Singaporeans in the Crosshairs
Following Chen Zhi’s extradition, the spotlight turned to Singaporean citizens believed to be connected to the money laundering scheme. The first arrest came on November 20, 2025, with the apprehension of Tan Yew Kiat, a 49-year-old director of SRS Auto Holdings Pte Ltd (SRS Auto). Authorities issued prohibition of disposal orders against vehicles registered under SRS Auto, suggesting the company may have been used to facilitate the movement or concealment of illicit funds.
The dragnet widened with the arrest of Nigel Tang Wan Bao Nabil, a 32-year-old Singaporean man, on December 11, 2025, upon his return to Singapore from Cambodia. A month later, on January 12, 2026, Yeo Sin Huat Alan, a 53-year-old Singaporean man, was also arrested after returning from Cambodia. These arrests indicate a potential link between the Singaporean suspects and activities taking place in Cambodia, possibly involving the transfer or management of laundered funds.
“The offences of money laundering…are punishable with up to 10 years’ jail, or a fine of up to S$500,000, or both.”
Adding another layer to the investigation, a warrant of arrest has been issued for Chen Xiuling, also known as Karen Chen, a 43-year-old Singaporean woman. Chen Xiuling had reportedly left Singapore before the October 2025 operations began and is believed to be in Cambodia. Her absence and the outstanding warrant suggest she may hold critical information or played a significant role in the alleged money laundering activities. You can read more about related fraud investigations on our website.
$500 Million Seized
In conjunction with these arrests, authorities have seized or issued additional prohibition of disposal orders against a substantial cache of assets. This includes three properties, eight cars, cash in various foreign currencies, numerous bank and securities accounts, and a collection of luxury bags and watches. The estimated value of these newly seized items is S$350 million. When combined with the S$150 million previously seized in relation to Chen Zhi, the total assets linked to this major money laundering case now exceed S$500 million, a staggering sum that underscores the scale of the alleged criminal enterprise.
Penalties and the Law
The individuals involved in this major money laundering operation face severe penalties under Singaporean law. Money laundering offences, as defined under Section 51 and Section 54 of the Corruption, Drug Trafficking and Other Serious Crimes (Confiscation of Benefits) Act 1992, carry a maximum sentence of 10 years’ imprisonment, a fine of up to S$500,000, or both. Furthermore, those found guilty of instigating others to falsify accounts under Section 477A read with Section 109 of the Penal Code 1871, or attempting to cheat under Section 420 read with Section 511 of the Penal Code 1871, face similar penalties.

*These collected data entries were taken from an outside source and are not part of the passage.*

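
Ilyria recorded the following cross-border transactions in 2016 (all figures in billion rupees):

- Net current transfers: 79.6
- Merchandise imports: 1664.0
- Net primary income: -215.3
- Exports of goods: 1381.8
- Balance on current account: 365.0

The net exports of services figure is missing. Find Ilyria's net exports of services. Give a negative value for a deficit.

782.9

Current account = goods balance + services balance + net primary income + net secondary income
Sum of the known components = -417.9
Net exports of services = CA - (known components) = 365.0 - (-417.9) = 782.9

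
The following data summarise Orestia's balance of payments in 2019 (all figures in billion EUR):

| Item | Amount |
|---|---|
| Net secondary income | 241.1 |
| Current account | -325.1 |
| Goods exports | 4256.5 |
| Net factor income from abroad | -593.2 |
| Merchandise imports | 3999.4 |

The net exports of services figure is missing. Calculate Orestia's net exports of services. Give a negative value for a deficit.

Current account = goods balance + services balance + net primary income + net secondary income
Sum of the known components = -95.0
Net exports of services = CA - (known components) = -325.1 - (-95.0) = -230.1

-230.1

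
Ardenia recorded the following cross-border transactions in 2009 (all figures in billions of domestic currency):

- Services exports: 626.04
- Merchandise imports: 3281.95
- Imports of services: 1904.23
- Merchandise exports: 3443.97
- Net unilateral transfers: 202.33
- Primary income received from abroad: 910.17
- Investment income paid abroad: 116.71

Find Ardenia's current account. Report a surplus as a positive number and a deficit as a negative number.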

Major Money Laundering: Lessons Learned
This major money laundering case serves as a stark reminder of the vulnerabilities within the financial system and the lengths to which criminals will go to conceal illicit funds. The involvement of Singaporean citizens highlights the importance of vigilance and due diligence, even within seemingly legitimate business structures. The case also underscores the critical role of international cooperation in combating transnational crime, as evidenced by Chen Zhi’s extradition from Cambodia. The sheer scale of the assets seized—over S$500 million—demonstrates the profitability of these schemes and the corresponding need for robust regulatory oversight and enforcement. As authorities continue to untangle this complex web of financial transactions, the public should remain aware of the red flags associated with money laundering, including unusual or opaque financial dealings, the use of shell companies, and the movement of large sums of money across borders without clear justification. This major money laundering operation has revealed the importance of understanding the penalties for offenses related to money laundering. The investigation is a testament to the commitment of law enforcement agencies to pursue and prosecute those who seek to exploit the financial system for their own personal gain. The case serves as a deterrent, signaling that Singapore will not be a haven for illicit funds and that those involved in major money laundering will face the full force of the law.